\documentclass{article}
\input{6830-preamble}
\psetheadertitle{Lab}
\usepackage{fancyvrb}
\DefineShortVerb{\<}
\begin{document}
\psetnum{2}
\date{2007/10/16}


\begin{pset}
  \section{Design Decisions}
  \label{sec:design}

  In the interest of minimizing duplication and maximizing parsimony
  of code, I took advantage of the fact that both the data pages and
  the directory of a <ExHashFile< can be viewed as an sequence of
  tuples, much like a <HeapFile<. Accordingly, I generalized
  <HeapFile< to allow it to be used as such. Specifically, I augmented
  it to support not only the standard <HeapFile< interfaces
  (<addTuple<, <deleteTuple<, <iterator<, etc.) but also
  \emph{random-access} operations, making it possible to read or set a
  particular tuple in a particular page, by number.

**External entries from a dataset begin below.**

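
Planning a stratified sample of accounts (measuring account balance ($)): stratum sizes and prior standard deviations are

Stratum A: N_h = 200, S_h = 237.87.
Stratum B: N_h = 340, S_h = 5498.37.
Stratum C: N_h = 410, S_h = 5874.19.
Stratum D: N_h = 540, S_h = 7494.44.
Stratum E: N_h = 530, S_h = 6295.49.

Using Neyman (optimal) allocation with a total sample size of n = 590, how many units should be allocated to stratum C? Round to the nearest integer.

Neyman allocation: n_h = n · N_h S_h / Σ N_i S_i, with n = 590.
  stratum A: N_h·S_h = 200·237.87 = 47574.00
  stratum B: N_h·S_h = 340·5498.37 = 1869445.80
  stratum C: N_h·S_h = 410·5874.19 = 2408417.90
  stratum D: N_h·S_h = 540·7494.44 = 4046997.60
  stratum E: N_h·S_h = 530·6295.49 = 3336609.70
Σ N_h S_h = 11709045.00
n for stratum C = 590·2408417.90/11709045.00 = 121.356 → 121

121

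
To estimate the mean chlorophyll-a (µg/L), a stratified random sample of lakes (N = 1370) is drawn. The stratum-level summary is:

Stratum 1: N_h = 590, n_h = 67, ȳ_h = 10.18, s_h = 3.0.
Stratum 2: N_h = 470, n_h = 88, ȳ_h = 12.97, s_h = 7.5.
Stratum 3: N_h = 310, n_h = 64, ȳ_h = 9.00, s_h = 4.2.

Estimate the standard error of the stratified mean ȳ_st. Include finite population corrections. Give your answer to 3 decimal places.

V̂(ȳ_st) = Σ W_h² (1 − n_h/N_h) s_h²/n_h, with W_h = N_h/N and N = 1370:
  stratum 1: (590/1370)²·(1 − 67/590)·3.0²/67 = 0.0220841
  stratum 2: (470/1370)²·(1 − 88/470)·7.5²/88 = 0.0611449
  stratum 3: (310/1370)²·(1 − 64/310)·4.2²/64 = 0.0111989
V̂(ȳ_st) = 0.0944279
SE(ȳ_st) = √0.0944279 = 0.307291

SE(ȳ_st) ≈ 0.307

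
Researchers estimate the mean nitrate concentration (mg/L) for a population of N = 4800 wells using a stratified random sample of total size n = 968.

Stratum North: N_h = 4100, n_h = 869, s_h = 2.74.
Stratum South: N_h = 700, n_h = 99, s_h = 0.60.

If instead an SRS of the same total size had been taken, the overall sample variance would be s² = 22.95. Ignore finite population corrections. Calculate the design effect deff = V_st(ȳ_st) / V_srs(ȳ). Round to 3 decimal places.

deff ≈ 0.269

V̂(ȳ_st) = Σ W_h² s_h²/n_h, with W_h = N_h/N and N = 4800:
  stratum North: (4100/4800)²·2.74²/869 = 0.00630328
  stratum South: (700/4800)²·0.60²/99 = 7.73359e-05
V_st = 0.00638062
V_srs = s²/n = 22.95/968 = 0.0237087
deff = V_st / V_srs = 0.00638062/0.0237087 = 0.2691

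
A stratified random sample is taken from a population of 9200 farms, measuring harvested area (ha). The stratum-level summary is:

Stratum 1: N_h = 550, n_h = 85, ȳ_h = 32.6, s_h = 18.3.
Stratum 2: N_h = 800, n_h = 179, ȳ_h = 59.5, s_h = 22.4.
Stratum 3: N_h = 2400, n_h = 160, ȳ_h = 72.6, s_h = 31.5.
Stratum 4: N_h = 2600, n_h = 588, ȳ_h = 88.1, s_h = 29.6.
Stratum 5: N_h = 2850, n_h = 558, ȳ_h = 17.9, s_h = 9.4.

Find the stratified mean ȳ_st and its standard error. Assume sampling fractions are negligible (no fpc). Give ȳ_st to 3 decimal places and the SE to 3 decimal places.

ȳ_st ≈ 56.505, SE ≈ 0.769

ȳ_st = Σ W_h ȳ_h = (550·32.6 + 800·59.5 + 2400·72.6 + 2600·88.1 + 2850·17.9)/9200 = 56.50489
V̂(ȳ_st) = Σ W_h² s_h²/n_h, with W_h = N_h/N and N = 9200:
  stratum 1: (550/9200)²·18.3²/85 = 0.014081
  stratum 2: (800/9200)²·22.4²/179 = 0.0211957
  stratum 3: (2400/9200)²·31.5²/160 = 0.422034
  stratum 4: (2600/9200)²·29.6²/588 = 0.119008
  stratum 5: (2850/9200)²·9.4²/558 = 0.0151962
V̂(ȳ_st) = 0.591516
SE(ȳ_st) = √0.591516 = 0.769101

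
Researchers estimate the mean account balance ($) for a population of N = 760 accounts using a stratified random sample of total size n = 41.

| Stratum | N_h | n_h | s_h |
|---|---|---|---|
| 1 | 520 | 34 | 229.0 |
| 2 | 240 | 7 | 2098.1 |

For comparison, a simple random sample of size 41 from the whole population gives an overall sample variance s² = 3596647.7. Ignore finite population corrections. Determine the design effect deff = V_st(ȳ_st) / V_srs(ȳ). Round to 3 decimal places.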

  What this change is actually trying to represent is the
  decomposition of a <HeapFile< into a more generic structure
  representing a file containing a sequence of tuples. Had I more
  time, fewer conference deadlines, and a willingness to make sweeping
  interface changes while still maintaining compatibility with the
  test classes\footnote{In other words, if I were Austin...}, I would
  have divided this into two parts, one representing the details of
  serializing pages of tuples and providing the random-access
  operations listed above, and one implementing the semantics of a
  <HeapFile< (\emph{i.e.\ }finding an empty space and inserting a new
  tuple there).

  With this expanded <HeapFile<, implementing the <ExHashFile< is
  fairly straightforward. The hash file is represented as two separate
  heap files, one storing the data tuples, and one storing the
  directory. The directory is represented as a set of two-element
  tuples. The first tuple stores the global level of the hash file,
  and the rest of the tuples store, for each hash bucket (from 0 to
  $2^\text{globalLevel} - 1$), the per-page level and the
  corresponding page in the data file where the tuples for that bucket
  are actually stored.

  The advantage of this use of <HeapFile<s to implement <ExHashFile<s
  is that many of the hash file operations can be passed down to the
  underlying <HeapFile<. For example, the <ExHashFile< does not have
  to deal with page data formats. Tuple deletions and sequential-scan
  iterator requests are passed directly to the underlying data
  <HeapFile<. Adding a tuple requires hashing the tuple's key and
  using the directory to look up the appropriate data page, then
  passing the tuple to that data page's <addTuple< method. Looking up
  a tuple by key follows largely the same pattern, finding the
  appropriate data page via the directory, and obtaining an iterator
  for it; the iterator is wrapped to filter out other elements that
  may have different keys but hash to the same bucket. Rehashing and
  incrementing the global level are implemented in the standard ways.

  \section{Benchmark}
  \label{sec:benchmark}

  To evaluate the effectiveness of the indexing, the benchmark
  performed a join of the provided outer ($115 \times 7000$) and inner
  ($2 \times 7653$) tables using a nested loops join (with both tables
  as heap files) and an index nested loops join (with the inner table
  as a hash file and the outer as a heap file). The number of page
  I/Os and the elapsed wall-clock time were measured. The table below
  shows the results for several sizes of the buffer pool (number of
  pages that can be loaded at once).
  
  \begin{tabular}{|r|r|r|r|r|}
    \hline
    ~ & \multicolumn{2}{c|}{\textbf{NL Join}} &
    \multicolumn{2}{c|}{\textbf{Index NL Join}}\\
    \textbf{Buffer Pool Size (pages)} & \textbf{IOs (pages)} &
  \textbf{Time (s)} & \textbf{IOs (pages)} &
  \textbf{Time (s)} \\
  \hline
  8 & 105875 & 41.621 & 5410 & 2.266 \\
  16 & 7445 & 6.016 & 2996 & 1.439 \\
  32 & 905 & 3.863 & 978 & 0.805 \\
  64 & 905 & 3.736 & 911 & 0.694 \\
  \hline
  \end{tabular}
\paragraph{}
These results show that the index nested loops join consistently
outperforms the nested loops join, not too surprisingly. The nested
loops join has terrible performance for a very small buffer cache, in
which the inner table does not fit into memory (8 or 16 pages) and
constantly has to be reloaded, but performs more reasonably once it
does fit into memory. The index join's performance is also worse when
the inner table does not fit into memory, but not nearly to the same
degree. Interestingly, for larger buffer caches (32 or 64 pages), the
nested loops join requires fewer IOs than the index join, but still
requires more time, presumably because of the CPU cost of repeatedly
scanning the entire index, even if it's in memory.


  \section{Hours}
  \label{sec:hours}

  This lab was completed during the span of a DFW-PDX flight, plus
  several of the less-exciting SOSP presentations. Probably about 8-10
  hours total.
\end{pset}
\end{document}